I think this goes along with what Bell says - that Jesus makes salvation possible even for people who never know his name. "We have to allow for mystery," for people who "drink from the rock" of faith "without knowing who or what it was."

Friday, September 2, 2011

The Great Divorce

In 1946, Lewis wrote The Great Divorce in response to Blake's The Marriage of Heaven and Hell (1790). 
Curious, I looked up The Marriage to see what it was about. I was interested to learn that The Marriage was itself written in response to an earlier book, Heaven and Hell by Emanuel Swedenborg (1758). 
In each work, the author writes as though he has visited the afterlife and is writing to inform the rest of humanity about what he has seen. I briefly skimmed each to prepare to re-read The Great Divorce.

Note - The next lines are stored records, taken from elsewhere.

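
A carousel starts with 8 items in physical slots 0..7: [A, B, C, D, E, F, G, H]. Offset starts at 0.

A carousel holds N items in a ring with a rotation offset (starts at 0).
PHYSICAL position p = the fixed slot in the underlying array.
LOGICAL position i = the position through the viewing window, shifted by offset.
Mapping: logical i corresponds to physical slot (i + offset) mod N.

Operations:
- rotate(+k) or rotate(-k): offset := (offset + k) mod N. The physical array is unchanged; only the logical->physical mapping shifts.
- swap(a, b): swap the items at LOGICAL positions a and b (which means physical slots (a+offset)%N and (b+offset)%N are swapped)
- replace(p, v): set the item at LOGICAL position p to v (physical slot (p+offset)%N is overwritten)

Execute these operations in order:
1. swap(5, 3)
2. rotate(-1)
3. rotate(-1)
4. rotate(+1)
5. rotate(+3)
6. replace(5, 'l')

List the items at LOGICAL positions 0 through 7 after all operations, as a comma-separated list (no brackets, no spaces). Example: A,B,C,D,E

Answer: C,F,E,D,G,l,A,B

Derivation:
After op 1 (swap(5, 3)): offset=0, physical=[A,B,C,F,E,D,G,H], logical=[A,B,C,F,E,D,G,H]
After op 2 (rotate(-1)): offset=7, physical=[A,B,C,F,E,D,G,H], logical=[H,A,B,C,F,E,D,G]
After op 3 (rotate(-1)): offset=6, physical=[A,B,C,F,E,D,G,H], logical=[G,H,A,B,C,F,E,D]
After op 4 (rotate(+1)): offset=7, physical=[A,B,C,F,E,D,G,H], logical=[H,A,B,C,F,E,D,G]
After op 5 (rotate(+3)): offset=2, physical=[A,B,C,F,E,D,G,H], logical=[C,F,E,D,G,H,A,B]
After op 6 (replace(5, 'l')): offset=2, physical=[A,B,C,F,E,D,G,l], logical=[C,F,E,D,G,l,A,B]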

To give a very, very brief summary:
Swedenborg believes that there are "heathens" in Heaven, and that God does not thrust anyone down to Hell but that people cast themselves down. {This seems to go along with Lewis' work.}

Blake calls Swedenborg's writings a "recaptiulation of all superficial opinions" and claims to have conversed with both angels and devils in a depolarized, unified afterlife.
Lewis refutes Blake's assertion that good and evil can eventually be reconciled. {This jives with Latter-day Saint belief, which states that "No unclean thing can dwell with God."}
This quotation by the George MacDonald {a poet greatly admired by C.S. Lewis} is on the title page of The Great Divorce:

'No, there is no escape.
There is no heaven with a little of hell in it--
no plan to retain this or that of the devil in our hearts or our 
pockets. Out Satan must go, every hair and feather.' 

It is on this belief that Lewis bases his work. 

...
I love Lewis' style of writing. The way he describes the Tousle-Headed Poet is just so perfectly ironic: 
"To make matters worse he had been exactly the sort of boy in whose case the examination system works out with the maximum unfairness and absurdity" etc.
He always writes from "our" perspective - we imperfect humans - with the sort of reason we would use to defend ourselves. But in seeing it down on paper, we realize how ridiculous is actually is.